There are actually lists of words if you don't want to have to think of your own on the spot: http://www.speedcubing.com/chris/memo-words.html https://www.speedsolving.com/wiki/index.php/BLD_Memorization


----------



## FinnTheCuber101 (Mar 26, 2017)

Boneless said:


> There are actually lists of words if you don't want to have to think of your own on the spot: http://www.speedcubing.com/chris/memo-words.html https://www.speedsolving.com/wiki/index.php/BLD_Memorization


Thanks! I'll look into this.


----------



## Boneless (Mar 26, 2017)

FinnTheCuber101 said:


> Thanks!
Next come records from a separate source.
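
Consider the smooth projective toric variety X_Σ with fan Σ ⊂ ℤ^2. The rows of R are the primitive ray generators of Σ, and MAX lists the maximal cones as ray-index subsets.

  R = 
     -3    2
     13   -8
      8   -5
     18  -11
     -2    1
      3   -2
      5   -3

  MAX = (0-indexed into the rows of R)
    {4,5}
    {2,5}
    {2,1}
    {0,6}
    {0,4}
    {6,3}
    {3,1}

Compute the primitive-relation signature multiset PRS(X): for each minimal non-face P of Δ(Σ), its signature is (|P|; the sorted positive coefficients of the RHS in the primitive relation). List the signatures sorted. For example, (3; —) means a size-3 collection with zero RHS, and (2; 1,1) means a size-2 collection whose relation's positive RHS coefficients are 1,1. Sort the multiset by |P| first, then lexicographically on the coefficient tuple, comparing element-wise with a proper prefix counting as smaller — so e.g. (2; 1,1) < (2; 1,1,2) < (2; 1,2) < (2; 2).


14 collections generate NE(X_Σ); each relation:

  P = {0,5}:  v_{0} + v_{5} = 0  so sig = (2; —)
  P = {0,2}:  v_{0} + v_{2} = v_{6}  so sig = (2; 1)
  P = {1,6}:  v_{1} + v_{6} = v_{3}  so sig = (2; 1)
  P = {2,6}:  v_{2} + v_{6} = v_{1}  so sig = (2; 1)
  P = {4,6}:  v_{4} + v_{6} = v_{5}  so sig = (2; 1)
  P = {5,6}:  v_{5} + v_{6} = v_{2}  so sig = (2; 1)
  P = {1,4}:  v_{1} + v_{4} = v_{2} + v_{5}  so sig = (2; 1,1)
  P = {3,5}:  v_{3} + v_{5} = v_{1} + v_{2}  so sig = (2; 1,1)
  P = {0,1}:  v_{0} + v_{1} = 2·v_{6}  so sig = (2; 2)
  P = {1,5}:  v_{1} + v_{5} = 2·v_{2}  so sig = (2; 2)
  P = {2,3}:  v_{2} + v_{3} = 2·v_{1}  so sig = (2; 2)
  P = {2,4}:  v_{2} + v_{4} = 2·v_{5}  so sig = (2; 2)
  P = {3,4}:  v_{3} + v_{4} = 2·v_{2}  so sig = (2; 2)
  P = {0,3}:  v_{0} + v_{3} = 3·v_{6}  so sig = (2; 3)

Sorted signature multiset PRS(X):
{ (2; —),  (2; 1) ×5,  (2; 1,1) ×2,  (2; 2) ×5,  (2; 3) }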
I'll look into this.


No problem!


----------



## newtonbase (Mar 26, 2017)

This is a nice resource for finding famous people http://peoplebyinitials.com


----------



## lucarubik (Mar 26, 2017)

I group the most uncommon letters together, v and w are the same sticker for example, also i group vowels together so i get more vowel not vowel pairs, (i dont but i would if it didnt crush with my not letter pairs standard bld memo system) that would mean changing the letter scheme but if you are down better now than later, i always thought having a random scheme was stupid af


----------



## Ollie (Mar 26, 2017)

See my signature.


----------